Your jokes aside, I can't imagine what you’re going through. I don't say that as a platitude. I genuinely mean it. And don't cite your age or other numbers as a way to dismiss this reality. You are in pain, and that is to be expected. I can't even imagine what it was like to have the love the two of you had.  Never mind what it was like to lose it… to live in its aftermath. No, I… I can’t imagine what it’s like to be you right now, and frankly, I’m not trying that hard.

He did love you, by the way. Don't let your hurt take that away. That's not your rational nature talking. It's your sadness trying to feed itself like a cancer, stripping away all that you are and have just for its own growth.

Sadness isn’t always cancer, and cancer is always fatal but (sigh) you are unlucky.

Those things it’s telling you are lies. He loved you. He loved you more than any man has loved his wife.

(Pause)

No, I don't think you're weak. I have no reason to think that. On the other hand, I do think you're human, and the emotions are a dead giveaway. Sorry. I shouldn't have said dead.

But my point is, you are human. Emotions are tied to humanity, and humanity isn't necessarily something to be condemned. After all, he was human. And a very good one at that.

(Music fades out and new music fades in)

At the risk of discrediting myself, I saw him in person. Didn't he frequent the coffee shops by your office building? I've been to the one on the corner several times, and well… he does… he did have a very distinct face.

He went there because he liked the noise, right? He even showed you a study that argued that coffee shop noise is beneficial to the creative process. That's what he told you, but really, he liked being around you. Even being that far away, on the absolute edge of your orbit meant something to him.

Admittedly, I didn't dream that. It came up in conversation once or twice. You know how he was… He'd talk to anyone who looked like they needed a few kind words, and I am perpetually exhausted. So obviously I was in his line of sight.

We all miss him. You know? It doesn't matter how long it has been or will be, I think he will always be missed. The whispers in the hallway that seem to follow you are lamentations of his passing. Not accusations not judgments. Nothing like that. No one is out to condemn you.
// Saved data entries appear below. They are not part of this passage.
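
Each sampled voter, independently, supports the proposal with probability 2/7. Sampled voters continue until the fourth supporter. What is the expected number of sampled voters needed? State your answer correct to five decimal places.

Y = total sampled voters until the fourth success; negative binomial with r=4, p=0.285714.
E[Y] = r / p = 4 / 0.285714 = 14.0000000

14.00000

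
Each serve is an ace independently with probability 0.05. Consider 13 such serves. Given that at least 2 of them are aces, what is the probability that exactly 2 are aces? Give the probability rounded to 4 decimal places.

X ~ Binomial(13, 0.05). Want P(X=2 | X≥2) = P(X=2) / P(X≥2).
P(X=2) = C(13,2)·0.05^2·0.95^11 = 0.110916
P(X≥2) = 1 − 0.513342 − 0.351234 = 0.135424
Ratio = 0.110916 / 0.135424 = 0.819029

0.8190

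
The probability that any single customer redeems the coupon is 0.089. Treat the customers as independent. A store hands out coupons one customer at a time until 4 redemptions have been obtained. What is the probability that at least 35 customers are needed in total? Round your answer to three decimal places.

0.641

Needing more than 34 customers ⇔ fewer than 4 successes in the first 34. With X ~ Binomial(34, 0.089), P(Y > 34) = P(X ≤ 3).
  k=0: C(34,0)·0.089^0·0.911^34 = 0.04204
  k=1: C(34,1)·0.089^1·0.911^33 = 0.13963
  k=2: C(34,2)·0.089^2·0.911^32 = 0.22508
  k=3: C(34,3)·0.089^3·0.911^31 = 0.23455
P(X ≤ 3) = 0.64129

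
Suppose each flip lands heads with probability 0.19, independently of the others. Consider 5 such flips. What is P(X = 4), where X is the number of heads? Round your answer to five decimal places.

0.00528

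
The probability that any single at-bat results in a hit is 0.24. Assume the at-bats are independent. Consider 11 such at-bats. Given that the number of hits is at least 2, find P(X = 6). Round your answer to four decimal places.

X ~ Binomial(11, 0.24). Want P(X=6 | X≥2) = P(X=6) / P(X≥2).
P(X=6) = C(11,6)·0.24^6·0.76^5 = 0.022386
P(X≥2) = 1 − 0.048860 − 0.169723 = 0.781418
Ratio = 0.022386 / 0.781418 = 0.028648

0.0286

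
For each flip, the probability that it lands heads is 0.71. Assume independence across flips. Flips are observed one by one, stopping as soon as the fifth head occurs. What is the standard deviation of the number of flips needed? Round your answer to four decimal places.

Y = total flips until the fifth success; negative binomial with r=5, p=0.71.
SD(Y) = √[r(1−p)/p²] = √(2.876413) = 1.695999

1.6960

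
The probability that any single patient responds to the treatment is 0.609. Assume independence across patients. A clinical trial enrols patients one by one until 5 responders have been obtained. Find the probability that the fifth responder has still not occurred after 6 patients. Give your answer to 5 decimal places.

0.75246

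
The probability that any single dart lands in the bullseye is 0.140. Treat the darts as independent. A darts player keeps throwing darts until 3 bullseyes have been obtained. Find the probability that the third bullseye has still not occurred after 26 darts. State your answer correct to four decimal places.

Needing more than 26 darts ⇔ fewer than 3 successes in the first 26. With X ~ Binomial(26, 0.14), P(Y > 26) = P(X ≤ 2).
  k=0: C(26,0)·0.14^0·0.86^26 = 0.019813
  k=1: C(26,1)·0.14^1·0.86^25 = 0.083862
  k=2: C(26,2)·0.14^2·0.86^24 = 0.170648
P(X ≤ 2) = 0.274323

0.2743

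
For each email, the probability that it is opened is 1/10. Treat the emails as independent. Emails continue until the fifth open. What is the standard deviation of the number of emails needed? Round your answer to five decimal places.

21.21320

Y = total emails until the fifth success; negative binomial with r=5, p=0.10.
SD(Y) = √[r(1−p)/p²] = √(450.0000000) = 21.2132034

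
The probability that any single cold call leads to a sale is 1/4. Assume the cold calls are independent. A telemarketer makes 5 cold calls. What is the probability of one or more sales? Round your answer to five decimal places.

0.76270

P(at least one) = 1 − P(none) = 1 − (1 − 0.25)^5
= 1 − 0.2373047 = 0.7626953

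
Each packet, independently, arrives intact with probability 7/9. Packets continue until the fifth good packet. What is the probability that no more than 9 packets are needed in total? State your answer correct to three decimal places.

0.970

Finishing within 9 packets ⇔ at least 5 successes in the first 9. With X ~ Binomial(9, 0.777778), P(Y ≤ 9) = 1 − P(X ≤ 4).
  k=0: C(9,0)·0.777778^0·0.222222^9 = 0.00000
  k=1: C(9,1)·0.777778^1·0.222222^8 = 0.00004
  k=2: C(9,2)·0.777778^2·0.222222^7 = 0.00058
  k=3: C(9,3)·0.777778^3·0.222222^6 = 0.00476
  k=4: C(9,4)·0.777778^4·0.222222^5 = 0.02499
1 − 0.03037 = 0.96963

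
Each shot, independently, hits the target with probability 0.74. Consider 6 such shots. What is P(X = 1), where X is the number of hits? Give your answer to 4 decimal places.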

But maybe to you it's the all the same. After all, you are the type who wants to be alone with their pain. To what end is a different question. One that you do your best to avoid answering. You and a respectable chunk of the population. If you want my answer as an outsider who wasn't able to stay on the outside, I will say this much  It's one of those impulses that doesn't go anywhere. It probably used to protect our ancestors from a predator or two. Then our lives shifted but fragments of our past selves didn’t get the memot.

I think reminds you of another aspect of what it is to be human. The folly of man but not quite. That we design the world without even nodding to all those broken elements of our nature. We made the world without thinking of our quirks and bodies leaving traps and twists along the way. We created mazes, having forgotten that we ourselves can be reduced to lab rats in the right light.

Do you remember saying that to your husband? I know it was a long time ago, but bear with me. You were trying to explain this to him, and he went ahead and got distracted by the way your nose wrinkled when you said it. And you got annoyed because it was a serious matter and an important part of your next big project. The thing that was going to get you tenure.

But that was almost three decades ago. And a moment your husband swore he didn't remember.

Take a deep breath. Steady yourself on your desk if you need to. The oak can bear your weight even if it is imitation.

But don't turn me off just yet. I know you don't want my help. And I can respect that. But this isn't entirely about you. Lift your head. Your office door is open, right?  And you can see down the hall to where her cubicle is. The young girl, the child they hired a few months ago. (Pause.) She's not a child, though. She's a young lady. But you weren't so inclined to correct me, were you?

Because that description suits her somehow. It fits her better than her dress does today, doesn’t it?

You see, this isn't just about you. It's about her.